Ik schreef het al eerder. De geschiedenis herhaalt zichzelf. Houston, we have a problem. Alweer! Schei uit, hoor!

Ikzelf en mijn tassen gaan in Guatemala zonder extra check door de detector, dus ik weet eigenlijk meteen dat het wederom niet in de haak is. Mijn vlucht heeft drie uur vertraging. Precies lang genoeg om mijn aansluitende vlucht in Houston te moeten missen. Ik voeg me bij een groepje Europeanen bij de balie en boek mijn vlucht om. Een directe vlucht naar Amsterdam, echter vertrekt deze pas morgen om 16:20u.

Bewapend met maaltijdvouchers en een hotelreservering stap ik samen met drie Duitsers en één Belg naar de shuttle terminal. Het klinkt als een grap, en dat is het ook, want de 24 uurs-shuttle naar ons hotel rijdt niet meer.

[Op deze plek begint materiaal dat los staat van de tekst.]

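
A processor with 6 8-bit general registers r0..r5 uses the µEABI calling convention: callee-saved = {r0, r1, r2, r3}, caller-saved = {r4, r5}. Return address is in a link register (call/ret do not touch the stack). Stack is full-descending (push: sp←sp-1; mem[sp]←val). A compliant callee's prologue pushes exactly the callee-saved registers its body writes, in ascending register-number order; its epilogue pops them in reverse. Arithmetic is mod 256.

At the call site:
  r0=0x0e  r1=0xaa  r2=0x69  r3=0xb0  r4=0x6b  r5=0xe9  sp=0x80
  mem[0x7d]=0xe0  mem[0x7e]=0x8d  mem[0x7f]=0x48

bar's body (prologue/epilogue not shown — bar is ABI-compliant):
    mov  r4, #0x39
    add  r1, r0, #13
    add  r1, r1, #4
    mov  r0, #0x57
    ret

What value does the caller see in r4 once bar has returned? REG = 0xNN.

REG = 0x39

prologue: push r0 -> mem[0x7f]=0x0e, sp=0x7f
prologue: push r1 -> mem[0x7e]=0xaa, sp=0x7e
body[0] mov  r4, #0x39 -> r4=0x39
body[1] add  r1, r0, #13 -> r1=0x1b
body[2] add  r1, r1, #4 -> r1=0x1f
body[3] mov  r0, #0x57 -> r0=0x57
epilogue: pop r1=0xaa, sp=0x7f
epilogue: pop r0=0x0e, sp=0x80
r4 is caller-saved -> body value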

Gelukkig biedt een reddende engel in de gedaante van een langwimperige chauffeuse ons aan om door te rijden en ons af te zetten bij ons hotel; een stukje Amerikaanse liefdadigheid waar uiteraard een kleine vergoeding tegenover dient te staan.

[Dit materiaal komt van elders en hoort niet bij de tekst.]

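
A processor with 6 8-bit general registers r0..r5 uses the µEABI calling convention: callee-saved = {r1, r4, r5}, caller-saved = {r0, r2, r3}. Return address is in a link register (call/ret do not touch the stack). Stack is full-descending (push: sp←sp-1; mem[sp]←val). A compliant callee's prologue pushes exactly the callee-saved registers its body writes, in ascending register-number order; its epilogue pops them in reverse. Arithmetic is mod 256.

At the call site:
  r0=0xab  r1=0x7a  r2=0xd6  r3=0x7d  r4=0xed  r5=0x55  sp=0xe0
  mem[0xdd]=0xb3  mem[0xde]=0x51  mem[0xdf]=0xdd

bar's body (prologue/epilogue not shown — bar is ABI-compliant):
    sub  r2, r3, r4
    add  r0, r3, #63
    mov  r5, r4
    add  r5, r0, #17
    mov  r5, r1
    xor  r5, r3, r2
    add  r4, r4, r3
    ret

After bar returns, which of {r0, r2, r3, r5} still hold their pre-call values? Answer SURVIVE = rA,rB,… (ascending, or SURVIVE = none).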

We laten ons echter niet uit het veld slaan en maken er het beste van. Het wordt warempel nog erg gezellig ook. Met zijn vijven eten we bij Whataburger – waarbij de bestelling zo vaak fout is opgenomen dat het lijkt alsof we met de groep een refill van friet, hamburgers en drinken krijgen – en daarna drinken we gezamenlijk nog wat biertjes op onze hotelkamer. Rond half drie is het mooi geweest en laat ik mij rollen op het zachtste bed wat ik in tweeënhalve week heb aangeraakt. Ik sta te popelen om morgenvroeg onder een warme douche te mogen stappen. Zo’n vertraging is bijna zo slecht nog niet. Alleen jammer dat ik Anne vanmorgen na onze afscheidsknuffel mijn tandenpasta heb gegeven.